Under the terms of the merger agreement, Sonic Financial’s subsidiary will promptly commence a tender offer to acquire all of the outstanding shares of the Company’s common stock at a price of $19.75 per share in cash. The closing of the tender offer will be subject to several conditions, including the tender by more than 50% of the outstanding shares of common stock of the Company not held by the Smith Group and certain other related parties and other customary conditions.

After completion of the tender offer, Sonic Financial will acquire all remaining shares of Company stock not held by Sonic Financial or its subsidiary at the same price of $19.75 per share through a statutory merger of Sonic Financial’s subsidiary and the Company in which the Company will be the surviving corporation and will become a wholly owned subsidiary of Sonic Financial. Under Delaware law, stockholders are not required to approve this statutory merger. The closing of the tender offer and merger transaction is expected to take place in the third quarter of 2019.
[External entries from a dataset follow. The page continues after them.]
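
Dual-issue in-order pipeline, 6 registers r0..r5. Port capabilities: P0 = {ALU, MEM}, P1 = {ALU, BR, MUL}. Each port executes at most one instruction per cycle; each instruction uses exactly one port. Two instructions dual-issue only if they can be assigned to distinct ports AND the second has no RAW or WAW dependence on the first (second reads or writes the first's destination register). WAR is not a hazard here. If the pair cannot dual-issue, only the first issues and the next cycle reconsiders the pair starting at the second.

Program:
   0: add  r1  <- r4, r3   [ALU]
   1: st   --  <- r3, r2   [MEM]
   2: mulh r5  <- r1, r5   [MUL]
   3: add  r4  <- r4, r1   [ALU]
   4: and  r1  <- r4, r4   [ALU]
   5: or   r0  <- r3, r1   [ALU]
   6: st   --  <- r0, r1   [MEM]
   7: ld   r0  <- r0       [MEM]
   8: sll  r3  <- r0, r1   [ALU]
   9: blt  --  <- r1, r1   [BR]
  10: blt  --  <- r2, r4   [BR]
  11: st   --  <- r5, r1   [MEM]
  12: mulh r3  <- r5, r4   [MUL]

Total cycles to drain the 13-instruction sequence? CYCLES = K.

CYCLES = 9

0. add;st @i0&i1  | 2-wide
1. mulh;add @i2&i3  | 2-wide
2. and @i4  | RAW r1
3. or @i5  | RAW r0
4. st @i6  | no-port MEM/MEM
5. ld @i7  | RAW r0
6. sll;blt @i8&i9  | 2-wide
7. blt;st @i10&i11  | 2-wide
8. mulh @i12  | tail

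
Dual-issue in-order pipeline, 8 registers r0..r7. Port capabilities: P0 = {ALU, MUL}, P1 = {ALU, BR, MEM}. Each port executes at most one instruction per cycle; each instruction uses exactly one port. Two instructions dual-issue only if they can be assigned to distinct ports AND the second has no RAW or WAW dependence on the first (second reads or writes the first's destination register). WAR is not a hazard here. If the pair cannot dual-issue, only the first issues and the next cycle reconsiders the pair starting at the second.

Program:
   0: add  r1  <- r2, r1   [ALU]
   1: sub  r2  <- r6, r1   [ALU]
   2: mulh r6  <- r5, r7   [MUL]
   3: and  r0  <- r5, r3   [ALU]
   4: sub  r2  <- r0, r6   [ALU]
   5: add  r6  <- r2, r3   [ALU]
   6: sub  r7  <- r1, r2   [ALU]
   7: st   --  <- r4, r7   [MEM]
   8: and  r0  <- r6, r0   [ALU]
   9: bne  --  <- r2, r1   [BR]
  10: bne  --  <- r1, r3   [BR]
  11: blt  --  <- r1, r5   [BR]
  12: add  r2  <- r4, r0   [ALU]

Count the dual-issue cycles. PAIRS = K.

PAIRS = 4

0. add.ALU @i0  | RAW r1
1. sub.ALU+mulh.MUL @i1,i2  | 2-wide
2. and.ALU @i3  | RAW r0
3. sub.ALU @i4  | RAW r2
4. add.ALU+sub.ALU @i5,i6  | 2-wide
5. st.MEM+and.ALU @i7,i8  | 2-wide
6. bne.BR @i9  | no-port BR/BR
7. bne.BR @i10  | no-port BR/BR
8. blt.BR+add.ALU @i11,i12  | 2-wide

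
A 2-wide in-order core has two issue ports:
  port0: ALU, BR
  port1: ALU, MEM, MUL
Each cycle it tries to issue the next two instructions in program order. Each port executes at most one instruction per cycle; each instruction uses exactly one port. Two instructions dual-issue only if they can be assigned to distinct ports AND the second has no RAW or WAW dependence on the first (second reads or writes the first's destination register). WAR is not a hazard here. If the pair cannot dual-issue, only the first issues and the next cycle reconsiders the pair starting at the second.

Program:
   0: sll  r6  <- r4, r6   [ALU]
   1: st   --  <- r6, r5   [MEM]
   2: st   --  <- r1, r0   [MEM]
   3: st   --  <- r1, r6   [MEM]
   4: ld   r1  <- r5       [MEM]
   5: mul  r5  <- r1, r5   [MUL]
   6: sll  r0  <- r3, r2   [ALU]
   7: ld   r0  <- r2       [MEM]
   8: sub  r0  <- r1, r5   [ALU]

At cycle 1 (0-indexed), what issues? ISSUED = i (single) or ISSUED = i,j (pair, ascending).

  cy0 -> i0 (sll.ALU) RAW r6
  cy1 -> i1 (st.MEM) no-port MEM/MEM
  cy2 -> i2 (st.MEM) no-port MEM/MEM
  cy3 -> i3 (st.MEM) no-port MEM/MEM
  cy4 -> i4 (ld.MEM) no-port MEM/MUL
  cy5 -> i5,i6 (mul.MUL+sll.ALU) dual
  cy6 -> i7 (ld.MEM) WAW r0
  cy7 -> i8 (sub.ALU) tail

ISSUED = 1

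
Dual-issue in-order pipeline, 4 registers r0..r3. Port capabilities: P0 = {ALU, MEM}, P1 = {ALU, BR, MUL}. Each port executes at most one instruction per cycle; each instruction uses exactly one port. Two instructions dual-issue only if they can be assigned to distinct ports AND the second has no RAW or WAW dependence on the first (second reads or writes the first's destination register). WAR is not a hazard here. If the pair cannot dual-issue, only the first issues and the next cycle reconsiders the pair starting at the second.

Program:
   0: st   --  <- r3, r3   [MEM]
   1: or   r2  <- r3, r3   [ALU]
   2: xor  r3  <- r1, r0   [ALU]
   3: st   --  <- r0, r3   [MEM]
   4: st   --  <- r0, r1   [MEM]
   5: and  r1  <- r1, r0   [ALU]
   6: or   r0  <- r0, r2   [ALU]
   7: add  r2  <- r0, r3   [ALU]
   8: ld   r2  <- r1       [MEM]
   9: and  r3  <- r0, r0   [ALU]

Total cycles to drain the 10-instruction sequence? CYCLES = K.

CYCLES = 7

t=0 i0&i1:st.MEM;or.ALU ; pair
t=1 i2:xor.ALU ; RAW r3
t=2 i3:st.MEM ; no-port MEM/MEM
t=3 i4&i5:st.MEM;and.ALU ; pair
t=4 i6:or.ALU ; RAW r0
t=5 i7:add.ALU ; WAW r2
t=6 i8&i9:ld.MEM;and.ALU ; pair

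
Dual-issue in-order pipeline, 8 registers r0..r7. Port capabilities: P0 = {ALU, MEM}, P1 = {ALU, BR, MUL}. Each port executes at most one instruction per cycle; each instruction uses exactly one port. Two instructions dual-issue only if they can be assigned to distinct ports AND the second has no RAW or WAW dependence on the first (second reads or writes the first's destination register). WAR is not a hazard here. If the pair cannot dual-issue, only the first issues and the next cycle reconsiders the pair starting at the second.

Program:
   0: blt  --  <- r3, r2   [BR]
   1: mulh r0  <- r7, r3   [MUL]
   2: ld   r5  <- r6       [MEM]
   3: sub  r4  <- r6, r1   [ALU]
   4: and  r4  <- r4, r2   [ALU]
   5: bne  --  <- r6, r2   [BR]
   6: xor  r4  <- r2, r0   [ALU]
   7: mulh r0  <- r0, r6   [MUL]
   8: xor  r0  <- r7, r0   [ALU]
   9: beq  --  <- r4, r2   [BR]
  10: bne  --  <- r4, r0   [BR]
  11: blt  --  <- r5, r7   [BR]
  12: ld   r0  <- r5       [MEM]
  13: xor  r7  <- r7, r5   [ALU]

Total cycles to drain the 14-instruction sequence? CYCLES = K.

CYCLES = 9

#0 head=0: blt.BR i0 no-port BR/MUL
#1 head=1: mulh.MUL;ld.MEM i1,i2 2-wide
#2 head=3: sub.ALU i3 RAW+WAW r4
#3 head=4: and.ALU;bne.BR i4,i5 2-wide
#4 head=6: xor.ALU;mulh.MUL i6,i7 2-wide
#5 head=8: xor.ALU;beq.BR i8,i9 2-wide
#6 head=10: bne.BR i10 no-port BR/BR
#7 head=11: blt.BR;ld.MEM i11,i12 2-wide
#8 head=13: xor.ALU i13 tail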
Morgan Stanley & Co. LLC is acting as financial advisor to the Special Committee and Simpson Thacher & Bartlett LLP is acting as legal counsel to the Special Committee. McGuireWoods LLP is acting as legal counsel to the Company. BofA Merrill Lynch is acting as financial adviser to Sonic Financial and Kirkland & Ellis LLP and Parker Poe Adams & Bernstein LLP are acting as legal counsel to Sonic Financial.